# micro guide spacing??



## KWillis

Hey fellas I was wondering if y'all could give me some measurements that u use when spacing micro guides on a 7th ft rod..


----------



## Terry G.

story i get is 1 per ft plus the tiptop


----------



## d4rdbuilder

http://www.rodbuilding.org/library/staticguide.html

Learn this and you'll never have to worry about the placement of guides again...

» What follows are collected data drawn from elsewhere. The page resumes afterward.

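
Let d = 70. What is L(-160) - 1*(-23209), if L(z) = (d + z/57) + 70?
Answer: 1330733/57 ≈ 23346.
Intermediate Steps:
L(z) = 140 + z/57 (L(z) = (70 + z/57) + 70 = 140 + z/57)
L(-160) - 1*(-23209) = (140 + (1/57)*(-160)) - 1*(-23209) = (140 - 160/57) + 23209 = 7820/57 + 23209 = 1330733/57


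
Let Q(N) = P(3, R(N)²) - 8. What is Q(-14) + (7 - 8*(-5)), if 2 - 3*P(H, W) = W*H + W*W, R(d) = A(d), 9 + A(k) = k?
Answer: -281309/3 ≈ -93770.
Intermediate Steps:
A(k) = -9 + k
R(d) = -9 + d
P(H, W) = ⅔ - W²/3 - H*W/3 (P(H, W) = ⅔ - (W*H + W*W)/3 = ⅔ - (H*W + W²)/3 = ⅔ - (W² + H*W)/3 = ⅔ + (-W²/3 - H*W/3) = ⅔ - W²/3 - H*W/3)
Q(N) = -22/3 - (-9 + N)² - (-9 + N)⁴/3 (Q(N) = (⅔ - (-9 + N)⁴/3 - ⅓*3*(-9 + N)²) - 8 = (⅔ - (-9 + N)⁴/3 - (-9 + N)²) - 8 = (⅔ - (-9 + N)² - (-9 + N)⁴/3) - 8 = -22/3 - (-9 + N)² - (-9 + N)⁴/3)
Q(-14) + (7 - 8*(-5)) = (-22/3 - (-9 - 14)² - (-9 - 14)⁴/3) + (7 - 8*(-5)) = (-22/3 - 1*(-23)² - ⅓*(-23)⁴) + (7 + 40) = (-22/3 - 1*529 - ⅓*279841) + 47 = (-22/3 - 529 - 279841/3) + 47 = -281450/3 + 47 = -281309/3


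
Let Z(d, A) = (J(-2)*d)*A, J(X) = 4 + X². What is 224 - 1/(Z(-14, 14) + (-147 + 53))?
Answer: 372289/1662 ≈ 224.00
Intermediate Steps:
Z(d, A) = 8*A*d (Z(d, A) = ((4 + (-2)²)*d)*A = ((4 + 4)*d)*A = (8*d)*A = 8*A*d)
224 - 1/(Z(-14, 14) + (-147 + 53)) = 224 - 1/(8*14*(-14) + (-147 + 53)) = 224 - 1/(-1568 - 94) = 224 - 1/(-1662) = 224 - 1*(-1/1662) = 224 + 1/1662 = 372289/1662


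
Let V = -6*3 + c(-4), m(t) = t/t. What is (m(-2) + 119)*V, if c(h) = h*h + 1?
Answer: -120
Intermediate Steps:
c(h) = 1 + h**2 (c(h) = h**2 + 1 = 1 + h**2)
m(t) = 1
V = -1 (V = -6*3 + (1 + (-4)**2) = -18 + (1 + 16) = -18 + 17 = -1)
(m(-2) + 119)*V = (1 + 119)*(-1) = 120*(-1) = -120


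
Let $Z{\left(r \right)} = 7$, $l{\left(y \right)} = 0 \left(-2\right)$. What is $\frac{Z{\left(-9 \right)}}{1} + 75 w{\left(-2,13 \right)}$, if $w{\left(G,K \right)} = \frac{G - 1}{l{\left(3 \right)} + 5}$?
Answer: $-38$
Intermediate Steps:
$l{\left(y \right)} = 0$
$w{\left(G,K \right)} = - \frac{1}{5} + \frac{G}{5}$ ($w{\left(G,K \right)} = \frac{G - 1}{0 + 5} = \frac{-1 + G}{5} = \left(-1 + G\right) \frac{1}{5} = - \frac{1}{5} + \frac{G}{5}$)
$\frac{Z{\left(-9 \right)}}{1} + 75 w{\left(-2,13 \right)} = \frac{7}{1} + 75 \left(- \frac{1}{5} + \frac{1}{5} \left(-2\right)\right) = 7 \cdot 1 + 75 \left(- \frac{1}{5} - \frac{2}{5}\right) = 7 + 75 \left(- \frac{3}{5}\right) = 7 - 45 = -38$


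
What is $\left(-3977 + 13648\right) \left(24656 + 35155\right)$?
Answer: $578432181$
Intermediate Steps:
$\left(-3977 + 13648\right) \left(24656 + 35155\right) = 9671 \cdot 59811 = 578432181$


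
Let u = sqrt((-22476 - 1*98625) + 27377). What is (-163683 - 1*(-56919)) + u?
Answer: -106764 + 2*I*sqrt(23431) ≈ -1.0676e+5 + 306.14*I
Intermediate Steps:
u = 2*I*sqrt(23431) (u = sqrt((-22476 - 98625) + 27377) = sqrt(-121101 + 27377) = sqrt(-93724) = 2*I*sqrt(23431) ≈ 306.14*I)
(-163683 - 1*(-56919)) + u = (-163683 - 1*(-56919)) + 2*I*sqrt(23431) = (-163683 + 56919) + 2*I*sqrt(23431) = -106764 + 2*I*sqrt(23431)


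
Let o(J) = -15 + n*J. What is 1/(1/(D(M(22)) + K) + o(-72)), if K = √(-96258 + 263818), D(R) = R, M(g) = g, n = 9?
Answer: -22154282/14688291883 - 2*√41890/73441459415 ≈ -0.0015083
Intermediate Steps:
K = 2*√41890 (K = √167560 = 2*√41890 ≈ 409.34)
o(J) = -15 + 9*J
1/(1/(D(M(22)) + K) + o(-72)) = 1/(1/(22 + 2*√41890) + (-15 + 9*(-72))) = 1/(1/(22 + 2*√41890) + (-15 - 648)) = 1/(1/(22 + 2*√41890) - 663) = 1/(-663 + 1/(22 + 2*√41890))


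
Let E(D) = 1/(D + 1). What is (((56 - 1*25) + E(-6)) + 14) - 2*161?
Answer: -1386/5 ≈ -277.20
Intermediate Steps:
E(D) = 1/(1 + D)
(((56 - 1*25) + E(-6)) + 14) - 2*161 = (((56 - 1*25) + 1/(1 - 6)) + 14) - 2*161 = (((56 - 25) + 1/(-5)) + 14) - 322 = ((31 - ⅕) + 14) - 322 = (154/5 + 14) - 322 = 224/5 - 322 = -1386/5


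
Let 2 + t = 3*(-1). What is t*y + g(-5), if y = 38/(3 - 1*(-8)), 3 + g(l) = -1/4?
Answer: -903/44 ≈ -20.523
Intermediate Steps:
g(l) = -13/4 (g(l) = -3 - 1/4 = -3 - 1*¼ = -3 - ¼ = -13/4)
t = -5 (t = -2 + 3*(-1) = -2 - 3 = -5)
y = 38/11 (y = 38/(3 + 8) = 38/11 ≈ 3.4545)
t*y + g(-5) = -5*38/11 - 13/4 = -190/11 - 13/4 = -903/44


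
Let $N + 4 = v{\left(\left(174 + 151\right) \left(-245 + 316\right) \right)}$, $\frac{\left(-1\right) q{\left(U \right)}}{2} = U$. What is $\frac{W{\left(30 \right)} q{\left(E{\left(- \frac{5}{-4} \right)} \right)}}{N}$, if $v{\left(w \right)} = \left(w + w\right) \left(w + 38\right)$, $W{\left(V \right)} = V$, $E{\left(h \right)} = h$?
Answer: $- \frac{25}{355554982} \approx -7.0313 \cdot 10^{-8}$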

With the micros your going to require a few more guides than normal and your still going to touch the blank with the guides on top. That's why I spiral all my micro rods. Just make sure you have a smooth or uniform curve to the line as you load the blank.

Regards,
Doug


----------



## ellisredfish

Doug's suggestion is right on. I follow the steps in the library article. I start by using an 8 oz. weight to stress the rod and add more weight if I need too. I recently built on two Batson XP845 blanks. These are seven foot popping blanks. I started on the butt with a size 10, 8, 6, then 6 size 4's to the tip. Here are the measurements starting with the tip guide: 3", 6 1/2", 10 3/4", 15", 20",26", 33", 41", and finally 51". The distance from the middle of the casting reel seat to the butt guide is 21 inches. These rods cast well with these guide placements.


----------



## ellisredfish

I forgot to add that these guides are all on top. The line will touch the blanks in a couple of places but that doesn't bother me as long as the line doesn't go below the blank.


----------



## KWillis

Thanks fellas!!


----------